Le texte qui m’a laissé le plus froid, auquel je n’ai pas accroché, de la low fantasy avec un astronome qui, à l’approche d’une comète, est missionné par d’autres étoiles pour rassurer l’objet errant et le prier d’épargner la Terre. C’est raconté de manière très douce, avec la famille du narrateur, ses filles, la perte de sa femme... Je n’ai pas trop accroché aux premières pages, confuses, et n’ai pas réussi à raccrocher ensuite.

- Garth Nix - “Le Bâton dans la pierre”
Peut-être ma préférée, et la preuve qu’on peut faire de la fantasy « classique » et proposer une pépite. Colrean est un mage de la campagne, qui vient en aide aux villageois de trois localités frontalières et un peu rivales. Humble et prompt à mettre la main à la patte, il redore le blason de ses collègues de la ville. Un jour, dans un menhir à la croisée, un bâton apparaît, profondément planté. Colrean pressent les ennuis, car l’artefact va attirer les monstres, certes, mais aussi ses collègues avide de pouvoir qu’il fuit comme la peste. C’est très chouette, entre Terremer et ce côté fable écologiste des films du studio Ghibli.
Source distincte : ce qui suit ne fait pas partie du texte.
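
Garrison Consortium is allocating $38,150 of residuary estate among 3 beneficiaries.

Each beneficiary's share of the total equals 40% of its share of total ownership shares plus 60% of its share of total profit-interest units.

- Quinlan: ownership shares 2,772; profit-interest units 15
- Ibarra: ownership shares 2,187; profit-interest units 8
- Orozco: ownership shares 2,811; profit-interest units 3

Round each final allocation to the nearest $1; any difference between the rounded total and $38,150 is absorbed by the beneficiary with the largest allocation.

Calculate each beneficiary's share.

Quinlan: $18,650 · Ibarra: $11,338 · Orozco: $8,162

Ownership shares total 7,770; profit-interest units total 26.
Combined weights (40% ownership shares + 60% profit-interest units): Quinlan 0.4889; Ibarra 0.2972; Orozco 0.2139.
Proportional shares: Quinlan 18,649.88; Ibarra 11,338.27; Orozco 8,161.86.
At nearest $1: Quinlan $18,650; Ibarra $11,338; Orozco $8,162. Sum = $38,150.
Rounded total matches; no reconciliation needed.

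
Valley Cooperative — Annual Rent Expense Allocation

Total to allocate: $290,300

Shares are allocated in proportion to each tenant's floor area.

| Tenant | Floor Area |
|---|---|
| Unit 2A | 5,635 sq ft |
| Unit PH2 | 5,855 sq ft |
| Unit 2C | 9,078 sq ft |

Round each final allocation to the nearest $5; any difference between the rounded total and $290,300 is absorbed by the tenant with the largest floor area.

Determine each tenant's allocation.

Unit 2A: $79,535; Unit PH2: $82,640; Unit 2C: $128,125

Total floor area = 5,635 + 5,855 + 9,078 = 20,568.
Raw shares: Unit 2A 79,533.28; Unit PH2 82,638.39; Unit 2C 128,128.33.
Rounded to nearest $5: Unit 2A $79,535; Unit PH2 $82,640; Unit 2C $128,130. Sum = $290,305.
Difference $290,300 − $290,305 = −$5 applied to largest floor area (Unit 2C): Unit 2C becomes $128,125.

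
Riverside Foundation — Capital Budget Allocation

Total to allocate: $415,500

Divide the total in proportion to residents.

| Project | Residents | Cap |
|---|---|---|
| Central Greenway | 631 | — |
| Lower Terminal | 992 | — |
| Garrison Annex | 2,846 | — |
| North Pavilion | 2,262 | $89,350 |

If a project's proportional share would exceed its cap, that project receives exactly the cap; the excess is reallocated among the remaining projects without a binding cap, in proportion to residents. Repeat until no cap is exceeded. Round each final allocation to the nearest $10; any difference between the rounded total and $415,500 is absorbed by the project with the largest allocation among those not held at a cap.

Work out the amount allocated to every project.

Total residents = 6,731.
Proportional shares (ignoring caps): Central Greenway 38,951.20; Lower Terminal 61,235.48; Garrison Annex 175,681.62; North Pavilion 139,631.70.
Held at cap: North Pavilion ($89,350); residual $326,150 reallocated over remaining residents 4,469.
Remaining shares: Central Greenway 46,050.72 → $46,050; Lower Terminal 72,396.69 → $72,400; Garrison Annex 207,702.60 → $207,700.

Central Greenway: $46,050 · Lower Terminal: $72,400 · Garrison Annex: $207,700 · North Pavilion: $89,350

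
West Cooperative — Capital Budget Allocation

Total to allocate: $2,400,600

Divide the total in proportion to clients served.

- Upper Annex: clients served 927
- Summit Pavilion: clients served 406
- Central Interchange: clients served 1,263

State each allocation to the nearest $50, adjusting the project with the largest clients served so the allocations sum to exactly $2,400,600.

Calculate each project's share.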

- Elizabeth Bear - “Pas de ma fabrication”
Déjà présente au sommaire d’autres anthos de Dozois, l’autrice (accessoirement la compagne de Scott Lynch) fait cruellement défaut dans le paysage éditorial français. Elle nous propose ici une balade dans le souk d’une vieille créatrice de fabuleux automate, entraînée par son ancien apprenti, devenu un mage reconnu. Deux personnages un peu bougons, qui ne se disent pas tout, dans une ambiance merveilleuse, pleine de couleurs et d’odeurs, avec une chute savoureuse.
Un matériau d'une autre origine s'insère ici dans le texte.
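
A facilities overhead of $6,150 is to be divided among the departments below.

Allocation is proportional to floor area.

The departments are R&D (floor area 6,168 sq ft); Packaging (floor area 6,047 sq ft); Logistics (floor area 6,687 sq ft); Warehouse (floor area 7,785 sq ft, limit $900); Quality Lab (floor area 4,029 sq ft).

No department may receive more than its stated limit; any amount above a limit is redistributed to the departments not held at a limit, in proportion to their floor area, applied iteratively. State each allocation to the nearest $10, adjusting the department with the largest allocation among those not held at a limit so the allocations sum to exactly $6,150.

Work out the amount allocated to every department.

R&D: $1,410; Packaging: $1,380; Logistics: $1,540; Warehouse: $900; Quality Lab: $920

Combined floor area = 30,716.
Proportional shares (ignoring caps): R&D 1,234.97; Packaging 1,210.74; Logistics 1,338.88; Warehouse 1,558.72; Quality Lab 806.69.
Cap binds for Warehouse ($900); residual $5,250 reallocated over remaining floor area 22,931.
Redistributed shares: R&D 1,412.15 → $1,410; Packaging 1,384.45 → $1,380; Logistics 1,530.97 → $1,530; Quality Lab 922.43 → $920.
Rounding difference +$10 applied to Logistics → $1,540.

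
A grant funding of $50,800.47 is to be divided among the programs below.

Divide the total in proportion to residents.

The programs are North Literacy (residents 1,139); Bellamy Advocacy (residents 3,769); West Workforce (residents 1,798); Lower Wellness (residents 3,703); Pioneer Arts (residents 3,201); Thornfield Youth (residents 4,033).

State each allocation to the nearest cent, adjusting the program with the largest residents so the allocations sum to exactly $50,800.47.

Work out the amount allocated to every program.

Residents total: 1,139 + 3,769 + 1,798 + 3,703 + 3,201 + 4,033 = 17,643.
Proportional shares: North Literacy 3,279.5860; Bellamy Advocacy 10,852.2911; West Workforce 5,177.0813; Lower Wellness 10,662.2536; Pioneer Arts 9,216.8171; Thornfield Youth 11,612.4409.
After rounding (cent): North Literacy $3,279.59; Bellamy Advocacy $10,852.29; West Workforce $5,177.08; Lower Wellness $10,662.25; Pioneer Arts $9,216.82; Thornfield Youth $11,612.44. Sum = $50,800.47.
Sum already equals the total — no adjustment.

North Literacy: $3,279.59 · Bellamy Advocacy: $10,852.29 · West Workforce: $5,177.08 · Lower Wellness: $10,662.25 · Pioneer Arts: $9,216.82 · Thornfield Youth: $11,612.44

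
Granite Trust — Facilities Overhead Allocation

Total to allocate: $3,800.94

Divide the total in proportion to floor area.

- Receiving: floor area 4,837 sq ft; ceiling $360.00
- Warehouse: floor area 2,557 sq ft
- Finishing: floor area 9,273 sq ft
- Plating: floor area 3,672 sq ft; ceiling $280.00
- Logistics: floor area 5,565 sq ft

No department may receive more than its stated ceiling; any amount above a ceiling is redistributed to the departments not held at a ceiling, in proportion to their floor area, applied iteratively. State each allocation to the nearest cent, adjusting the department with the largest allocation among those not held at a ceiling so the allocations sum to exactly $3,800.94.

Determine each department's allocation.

Receiving: $360.00 · Warehouse: $464.65 · Finishing: $1,685.04 · Plating: $280.00 · Logistics: $1,011.25

Combined floor area = 25,904.
Unconstrained shares: Receiving 709.7416; Warehouse 375.1932; Finishing 1,360.6438; Plating 538.7991; Logistics 816.5623.
Capped: Receiving ($360.00), Plating ($280.00); balance $3,160.94 reallocated over remaining floor area 17,395.
Shares after redistribution: Warehouse 464.6464 → $464.65; Finishing 1,685.0472 → $1,685.05; Logistics 1,011.2464 → $1,011.25.
Rounding difference −$0.01 applied to Finishing → $1,685.04.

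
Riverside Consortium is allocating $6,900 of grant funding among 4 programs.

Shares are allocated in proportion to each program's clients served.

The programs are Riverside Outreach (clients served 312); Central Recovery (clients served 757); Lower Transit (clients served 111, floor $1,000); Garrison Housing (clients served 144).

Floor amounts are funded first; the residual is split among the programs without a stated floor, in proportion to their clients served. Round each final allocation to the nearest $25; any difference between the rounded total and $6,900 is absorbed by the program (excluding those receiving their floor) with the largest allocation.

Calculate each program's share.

Guaranteed amounts: Lower Transit $1,000. Balance $5,900.
Balance split over remaining clients served 1,213: Riverside Outreach 1,517.56 → $1,525; Central Recovery 3,682.03 → $3,675; Garrison Housing 700.41 → $700.

Riverside Outreach: $1,525; Central Recovery: $3,675; Lower Transit: $1,000; Garrison Housing: $700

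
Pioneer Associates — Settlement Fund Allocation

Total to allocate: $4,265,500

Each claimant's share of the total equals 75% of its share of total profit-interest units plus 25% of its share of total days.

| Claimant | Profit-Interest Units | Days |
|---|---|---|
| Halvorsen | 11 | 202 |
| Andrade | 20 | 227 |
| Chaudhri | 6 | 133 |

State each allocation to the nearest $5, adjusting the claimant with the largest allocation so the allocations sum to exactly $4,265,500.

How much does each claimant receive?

Halvorsen: $1,334,380 | Andrade: $2,159,980 | Chaudhri: $771,140

Profit-interest units total 37; days total 562.
Combined weights (75% profit-interest units + 25% days): Halvorsen 0.3128; Andrade 0.5064; Chaudhri 0.1808.
Unrounded shares: Halvorsen 1,334,379.03; Andrade 2,159,981.18; Chaudhri 771,139.79.
After rounding ($5): Halvorsen $1,334,380; Andrade $2,159,980; Chaudhri $771,140. Sum = $4,265,500.
Sum already equals the total — no adjustment.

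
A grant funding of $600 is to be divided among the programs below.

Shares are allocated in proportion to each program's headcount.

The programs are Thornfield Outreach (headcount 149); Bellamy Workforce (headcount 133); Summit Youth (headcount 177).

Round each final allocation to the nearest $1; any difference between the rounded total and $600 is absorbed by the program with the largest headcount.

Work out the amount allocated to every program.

Thornfield Outreach: $195 · Bellamy Workforce: $174 · Summit Youth: $231

Total headcount = 149 + 133 + 177 = 459.
Raw shares: Thornfield Outreach 194.77; Bellamy Workforce 173.86; Summit Youth 231.37.
After rounding ($1): Thornfield Outreach $195; Bellamy Workforce $174; Summit Youth $231. Sum = $600.
Sum already equals the total — no adjustment.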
- Lavie Tidhar - “La Faiseuse de veuves”
L’auteur israélien (prix John-Wood-Campbell Memorial 2017 pour « Central Station » sorti cette année chez Mnémos) nous fait suivre Gorel, héros howardien (ou moorcockien ?) dans des montages enneigées à la recherche d’une civilisation perdue. Lui-même a été dépossédé de sa terre et de son titre. Les gens ne sont pas qui il prétendent, son allié mage, pourtant ami intime, n’est guère franc, et les choses se réalisent sans qu’il ait la moindre prise dessus. Très bel hommage aux deux maîtres susnommés.
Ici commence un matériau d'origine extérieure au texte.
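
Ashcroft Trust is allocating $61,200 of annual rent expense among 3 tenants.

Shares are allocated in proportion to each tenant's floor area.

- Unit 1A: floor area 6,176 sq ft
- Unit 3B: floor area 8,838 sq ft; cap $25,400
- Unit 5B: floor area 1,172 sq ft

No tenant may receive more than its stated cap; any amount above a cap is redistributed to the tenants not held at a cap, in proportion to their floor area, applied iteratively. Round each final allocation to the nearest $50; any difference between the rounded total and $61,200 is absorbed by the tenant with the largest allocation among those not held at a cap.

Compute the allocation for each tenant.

Total floor area = 16,186.
Proportional shares (ignoring caps): Unit 1A 23,351.74; Unit 3B 33,416.88; Unit 5B 4,431.39.
Capped: Unit 3B ($25,400); remaining pool $35,800 reallocated over remaining floor area 7,348.
Redistributed shares: Unit 1A 30,089.93 → $30,100; Unit 5B 5,710.07 → $5,700.

Unit 1A: $30,100 | Unit 3B: $25,400 | Unit 5B: $5,700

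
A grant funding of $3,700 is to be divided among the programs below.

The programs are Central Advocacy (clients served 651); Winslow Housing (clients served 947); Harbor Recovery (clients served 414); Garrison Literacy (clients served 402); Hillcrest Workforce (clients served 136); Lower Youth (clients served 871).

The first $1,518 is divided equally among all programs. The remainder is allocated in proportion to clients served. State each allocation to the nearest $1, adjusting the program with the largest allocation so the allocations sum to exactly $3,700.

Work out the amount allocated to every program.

$1,518 shared equally gives $253 per program.
Remainder $2,182 by clients served (total 3,421): Central Advocacy 415.22 → $415; Winslow Housing 604.02 → $604; Harbor Recovery 264.06 → $264; Garrison Literacy 256.41 → $256; Hillcrest Workforce 86.74 → $87; Lower Youth 555.55 → $556.
Totals: Central Advocacy $253 + $415 = $668; Winslow Housing $253 + $604 = $857; Harbor Recovery $253 + $264 = $517; Garrison Literacy $253 + $256 = $509; Hillcrest Workforce $253 + $87 = $340; Lower Youth $253 + $556 = $809.

Central Advocacy: $668 · Winslow Housing: $857 · Harbor Recovery: $517 · Garrison Literacy: $509 · Hillcrest Workforce: $340 · Lower Youth: $809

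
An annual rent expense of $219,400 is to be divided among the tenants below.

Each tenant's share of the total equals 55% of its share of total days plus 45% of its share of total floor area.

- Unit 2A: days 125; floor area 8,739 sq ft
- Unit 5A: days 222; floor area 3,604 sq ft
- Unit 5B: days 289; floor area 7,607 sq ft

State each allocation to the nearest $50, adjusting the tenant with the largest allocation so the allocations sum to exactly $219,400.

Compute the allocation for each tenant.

Unit 2A: $66,950; Unit 5A: $59,950; Unit 5B: $92,500

Days total 636; floor area total 19,950.
Composite weights (55% days + 45% floor area): Unit 2A 0.3052; Unit 5A 0.2733; Unit 5B 0.4215.
Proportional shares: Unit 2A 66,964.78; Unit 5A 59,956.40; Unit 5B 92,478.82.
Rounded to nearest $50: Unit 2A $66,950; Unit 5A $59,950; Unit 5B $92,500. Sum = $219,400.
Sum already equals the total — no adjustment.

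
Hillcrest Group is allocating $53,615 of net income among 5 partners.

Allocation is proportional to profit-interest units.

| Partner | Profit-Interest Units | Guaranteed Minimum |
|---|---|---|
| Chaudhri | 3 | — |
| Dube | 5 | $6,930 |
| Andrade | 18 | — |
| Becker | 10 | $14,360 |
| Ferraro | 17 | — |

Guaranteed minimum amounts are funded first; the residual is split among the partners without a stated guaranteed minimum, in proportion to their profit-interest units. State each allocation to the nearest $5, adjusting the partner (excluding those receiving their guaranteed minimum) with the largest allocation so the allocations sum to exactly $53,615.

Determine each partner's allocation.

Fund the minimums — Dube $6,930; Becker $14,360. Residual $32,325.
Residual split over remaining profit-interest units 38: Chaudhri 2,551.97 → $2,550; Andrade 15,311.84 → $15,310; Ferraro 14,461.18 → $14,460.
Rounding difference +$5 applied to Andrade → $15,315.

Chaudhri: $2,550 | Dube: $6,930 | Andrade: $15,315 | Becker: $14,360 | Ferraro: $14,460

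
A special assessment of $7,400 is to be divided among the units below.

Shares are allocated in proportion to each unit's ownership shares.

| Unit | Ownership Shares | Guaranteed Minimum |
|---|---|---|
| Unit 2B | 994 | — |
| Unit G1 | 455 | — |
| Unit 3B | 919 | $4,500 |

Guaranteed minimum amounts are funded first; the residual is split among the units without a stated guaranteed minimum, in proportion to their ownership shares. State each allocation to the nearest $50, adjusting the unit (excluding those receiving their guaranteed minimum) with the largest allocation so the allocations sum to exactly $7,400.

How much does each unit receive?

Guaranteed amounts: Unit 3B $4,500. Balance $2,900.
Balance split over remaining ownership shares 1,449: Unit 2B 1,989.37 → $2,000; Unit G1 910.63 → $900.

Unit 2B: $2,000; Unit G1: $900; Unit 3B: $4,500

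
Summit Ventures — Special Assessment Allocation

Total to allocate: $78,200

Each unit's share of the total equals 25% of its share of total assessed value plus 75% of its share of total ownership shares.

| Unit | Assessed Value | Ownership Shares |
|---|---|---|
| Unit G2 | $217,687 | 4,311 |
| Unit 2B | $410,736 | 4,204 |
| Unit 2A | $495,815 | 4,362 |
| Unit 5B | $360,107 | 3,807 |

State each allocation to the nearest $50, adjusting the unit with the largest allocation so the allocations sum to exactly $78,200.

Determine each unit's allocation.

Unit G2: $18,000 | Unit 2B: $20,200 | Unit 2A: $21,850 | Unit 5B: $18,150

Totals — assessed value 1,484,345, ownership shares 16,684.
Combined weights (25% assessed value + 75% ownership shares): Unit G2 0.2305; Unit 2B 0.2582; Unit 2A 0.2796; Unit 5B 0.2318.
Raw shares: Unit G2 18,021.76; Unit 2B 20,188.22; Unit 2A 21,864.21; Unit 5B 18,125.81.
Rounded to nearest $50: Unit G2 $18,000; Unit 2B $20,200; Unit 2A $21,850; Unit 5B $18,150. Sum = $78,200.
Sum already equals the total — no adjustment.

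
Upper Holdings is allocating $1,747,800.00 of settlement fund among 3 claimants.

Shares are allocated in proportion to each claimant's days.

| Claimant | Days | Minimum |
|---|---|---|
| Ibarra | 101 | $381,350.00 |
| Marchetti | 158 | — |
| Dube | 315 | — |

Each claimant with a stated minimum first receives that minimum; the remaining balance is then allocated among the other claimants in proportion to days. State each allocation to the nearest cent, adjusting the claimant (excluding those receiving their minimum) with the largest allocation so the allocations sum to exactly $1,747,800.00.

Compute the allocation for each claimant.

Fund the minimums — Ibarra $381,350.00. Balance $1,366,450.00.
Balance split over remaining days 473: Marchetti 456,446.3002 → $456,446.30; Dube 910,003.6998 → $910,003.70.

Ibarra: $381,350.00 · Marchetti: $456,446.30 · Dube: $910,003.70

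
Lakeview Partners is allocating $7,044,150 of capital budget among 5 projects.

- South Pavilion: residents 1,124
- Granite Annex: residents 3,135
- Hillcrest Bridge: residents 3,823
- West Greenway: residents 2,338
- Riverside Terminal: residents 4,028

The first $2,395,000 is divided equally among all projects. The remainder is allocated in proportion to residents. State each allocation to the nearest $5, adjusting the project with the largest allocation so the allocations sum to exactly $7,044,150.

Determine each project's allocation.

Equal tier: $2,395,000 ÷ 5 = $479,000 apiece.
Remainder $4,649,150 by residents (total 14,448): South Pavilion 361,686.36 → $361,685; Granite Annex 1,008,796.04 → $1,008,795; Hillcrest Bridge 1,230,184.14 → $1,230,185; West Greenway 752,333.38 → $752,335; Riverside Terminal 1,296,150.07 → $1,296,150.
Totals: South Pavilion $479,000 + $361,685 = $840,685; Granite Annex $479,000 + $1,008,795 = $1,487,795; Hillcrest Bridge $479,000 + $1,230,185 = $1,709,185; West Greenway $479,000 + $752,335 = $1,231,335; Riverside Terminal $479,000 + $1,296,150 = $1,775,150.

South Pavilion: $840,685; Granite Annex: $1,487,795; Hillcrest Bridge: $1,709,185; West Greenway: $1,231,335; Riverside Terminal: $1,775,150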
- Greg van Eekhout - “Le Loup et la Manticore”
Là encore, la fantasy nous emmène très loin, dans une anticipation dystopique où on extrait des fossiles de créatures mythiques dont les mages, cadres dynamiques des cartels gouvernementaux, se nourrissent ou se greffent pour accroitre leurs pouvoirs. L’héroïne est une espionne infiltrée du camp adverse, et alors qu’elle croit avoir été démasquée, le mage qui dirige le complexe lui annonce qu’il veut trahir et passer dans son camp... ce n’est que le début, et Eekhout brouille nos repères et nos certitudes. Loin de sombrer dans le grand-guignol, son histoire fait la part belle aux sentiments humains, les meilleurs comme les pires.

- George R. R. Martin - “Une nuit dans la Maison du Lac”
Martin est le seul à ne pas avoir joué le jeu d’un inédit, son texte datant de 2009. On le pardonne, tant son hommage à Vance est un bijou de noirceur. Dans un monde mourant, les magiciens véritables se hâtent vers une cité-refuge. En chemin, l’un d’eux fait halte dans une auberge glauque, qui n’est pas ce qu’elle semble être. Il y fait table commune avec un charlatan à la langue bien pendue, un faux prince mélancolique, et une pimpante demoiselle à l’épée et l’esprit bien affutés. Rien ne se passera comme chacun se l’imaginait, et ce n’est ni le bien ni la justice qui l’emportent à la fin. Truculent.

- Andy Duncan - “Le Machin du Diable”
Direction l’Amérique pour une plongée dans les légendes locales, avec le gendre du Diable qui se retrouve, pour ses méfaits, coincé dans une boucle infinie à revivre les légendes de chaque localité qui font référence à son beau-père. Il en appelle à Perline Dimanche, figure du folklore très puissante, pour aller plaider sa cause. La puissance primitive aux traits de jeune fille, prise de pitié, va donc aller convaincre l’ange déchu. Entre un homme puni pour ses abus et une femme puissante qui ne tient à sa botte, les accents féministes sont manifestes et délectables.

- Kate Elliott - “Éclosion”
Il faut un moment pour chasser les brumes de l’univers de cette nouvelle, bijou d’afro-futurisme, avec un mage d’une petite maison, en quête de jeunes talents, en butte aux grandes familles. Pire, l’aîné de sa maison lui a adjoint sa fille, certes talentueuse mais à la réputation qui la précède, ayant récemment fui son promis, d’une autre grande maison. Un très beau texte sur la filiation, le deuil, la transmission, et le pardon, dans un univers à la fois épuré à l’extrême et formidablement original.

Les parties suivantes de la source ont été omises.